I believe that the planning contract doesn’t necessarily mean that the entire execution has already been commissioned. Here, planning itself already involves costs as well as preparing an offer. But maybe I misunderstood.
No, you understood correctly, that’s how it is.
Tassimat schrieb:

Ah, something like photovoltaics in winter?
Photovoltaics in winter aren’t as bad as you might think. Efficiency is better at low temperatures, and on a sunny winter day you get more output than in midsummer. In summer, you have (pollen) dust and other dirt on the panels if it hasn’t rained for weeks, which also reduces yield. With a sufficient roof pitch (mine is almost 50°), snow doesn’t stay but slides off quickly. If needed, you just go up on the roof and sweep off any snow frozen onto the top edges of the modules.

Regarding the photovoltaic nonsense from @Rumbi441, I’ll say nothing because it really hurts to read. When you don’t know what you’re talking about... how was that again? Thanks to @Deliverer for the patience and effort to explain the basics.

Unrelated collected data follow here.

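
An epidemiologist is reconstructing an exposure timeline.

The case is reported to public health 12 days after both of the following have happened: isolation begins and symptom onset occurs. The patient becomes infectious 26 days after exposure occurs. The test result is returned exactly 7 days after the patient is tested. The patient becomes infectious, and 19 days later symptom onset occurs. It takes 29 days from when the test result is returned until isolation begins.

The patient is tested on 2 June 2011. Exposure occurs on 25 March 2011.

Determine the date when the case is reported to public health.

The patient is tested: Jun 2, 2011.
The test result is returned: Jun 2, 2011 + 7 days = Jun 9, 2011.
Isolation begins: Jun 9, 2011 + 29 days = Jul 8, 2011.
Exposure occurs: Mar 25, 2011.
The patient becomes infectious: Mar 25, 2011 + 26 days = Apr 20, 2011.
Symptom onset occurs: Apr 20, 2011 + 19 days = May 9, 2011.
Both prerequisites met — isolation begins (Jul 8, 2011), symptom onset occurs (May 9, 2011); the later is Jul 8, 2011.
The case is reported to public health: Jul 8, 2011 + 12 days = Jul 20, 2011.

20 July 2011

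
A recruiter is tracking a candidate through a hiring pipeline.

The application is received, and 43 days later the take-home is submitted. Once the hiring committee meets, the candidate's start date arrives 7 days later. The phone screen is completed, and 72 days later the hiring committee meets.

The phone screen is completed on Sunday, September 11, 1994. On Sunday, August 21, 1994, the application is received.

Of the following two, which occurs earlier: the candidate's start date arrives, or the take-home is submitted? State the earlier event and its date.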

We were busy over the weekend and shoveled out nearly eight tons of sand from the ground floor. First, of course, we removed the floorboards and, due to the lack of a second container (my fault), initially threw everything into the garden. So yesterday I had to move all that into the then-ordered container. Those who don’t have it in their head, have it in their arms 😀

The house now smells for the first time not of the previous owner, but of a construction site, which is somehow a special moment for me. Next weekend we’ll start working on the garden.


Renovation room: exposed wooden floor on the left, sand floor with footprints on the right

Renovation room: empty room, open windows, rough walls, radiator, wooden door.

Stainless steel pot with white sausages in water on portable gas stove; beer bottle next to it outdoors.



Room in renovation condition with sand floor, wheelbarrow, building materials and three windows.

Abandoned hallway of a house in need of renovation, dusty, window at the end.

Garden construction site: stack of wooden battens, ramp leading to sand in trailer, house in background.
schwalbe20 Oct 2021 20:54
Myrna_Loy schrieb:

Why do you want to remove the loose fill from the floors? Old loose fill often provides better vibration and sound insulation than some newer insulation materials.
We need the space for thermal insulation against the cold basement (in the basement level, no space due to 1.93 m (6 ft 4 in) ceiling height) and for the underfloor heating.